More direct evidence for a role of VEGF as a mediator of intraocular neovascularization has been generated in a primate model of iris neovascularization, and in a murine model of retinopathy of prematurity (172,173). In the former, intraocular administration of anti-VEGF antibodies dramatically inhibits the neovascularization that follows occlusion of central retinal veins (174). Likewise, soluble Flt-1 or Flk-1 fused to an IgG suppresses retinal angiogenesis in the mouse model (175).

Neovascularization is a major cause of visual loss also in age-related macular degeneration (AMD), the overall leading cause of blindness (2). Most AMD patients have atrophy of the retinal pigment epithelial, and characteristic formations called "drusen." A significant percentage of AMD patients (~20%) manifest the neovascular (exuda tive) form of the disease. In this condition, the new vessels stem from the extraretinal choriocapillary (2). Leakage and bleeding from these vessels may lead to damage to the macula and ultimately to loss of central vision. Because of the proximity of the lesions to the macula, laser photocoagulation or surgical therapy are of very limited value. Very recent studies have documented the immunohistochemical localization of VEGF in surgically resected choroidal neovascular membranes from AMD patients (176,177). These findings suggest a role for VEGF in the progression of AMD-related choroidal neovascularization, raising the possibility that a pharmacological treatment with monoclonal antibodies or other VEGF inhibitors may constitute a therapy for this condition.

Two independent studies have suggested that VEGF is involved in the pathogenesis of rheumatoid arthritis (RA), an inflammatory disease in which angiogenesis plays a significant role (178,179). The RA synovium is characterized by the formation of pannus, an extensively vascularized tissue that invades and destroys the articular cartilage (180). Levels of immunoreactive VEGF were found to be high in the synovial fluid of RA patients; they were very low or undetectable in the synovial fluid of patients affected by other forms of arthritis, or by degenerative joint disease (178,179). Furthermore, anti-VEGF antibodies significantly reduced the endothelial cell chemotactic activity of the RA synovial fluid (178).
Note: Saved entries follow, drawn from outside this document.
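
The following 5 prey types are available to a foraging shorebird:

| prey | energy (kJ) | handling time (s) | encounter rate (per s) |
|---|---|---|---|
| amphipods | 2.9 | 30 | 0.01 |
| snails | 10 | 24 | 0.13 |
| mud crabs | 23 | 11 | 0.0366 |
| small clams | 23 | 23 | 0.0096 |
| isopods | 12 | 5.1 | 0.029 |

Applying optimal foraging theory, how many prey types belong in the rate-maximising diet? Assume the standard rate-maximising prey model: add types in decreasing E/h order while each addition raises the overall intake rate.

3

Profitabilities (E/h, kJ/s): isopods 2.35, mud crabs 2.09, small clams 1, snails 0.417, amphipods 0.0967. Add prey in this order while the next type's profitability exceeds the intake rate on those already taken.
Rate on top 1: 0.3032. mud crabs: 2.09 > 0.3032 → include.
Rate on top 2: 0.7674. small clams: 1 > 0.7674 → include.
Rate on top 3: 0.7964. snails: 0.417 < 0.7964 → exclude; stop.
Optimal diet: isopods, mud crabs, small clams — 3 of 5 types.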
It has been shown that VEGF expression is increased in psoriatic skin (181). Increased vascularity and permeability are characteristic of psoriasis. Also, VEGF mRNA expression has been examined in three bullous disorders with subepidermal blister formation, bullous pemphigoid, erythema multiforme, and dermatitis herpetiformis (182).

Angiogenesis is also important in the pathogenesis of endometriosis, a condition characterized by ectopic endometrium implants in the peritoneal cavity. Recently, elevation of VEGF in the peritoneal fluid of patients with endometriosis have been reported (183,184). Immunohistochemistry indicated that activated peritoneal fluid macrophages as well as tissue macrophages within the ectopic endometrium are the main source of VEGF in this condition (183,184). VEGF upregulation has been also implicated in the hypervascularity of the ovarian stroma that characterizes Stein-Leventhal syndrome (185).

Moreover, Sato et al. (186) proposed that VEGF may be responsible for the characteristic hypervascularity of Graves' disease. TSH, insulin phorbol ester, dibutiryl cAMP, and Graves' IgG were found to stimulate VEGF mRNA expression in cultured human thyroid follicles (186).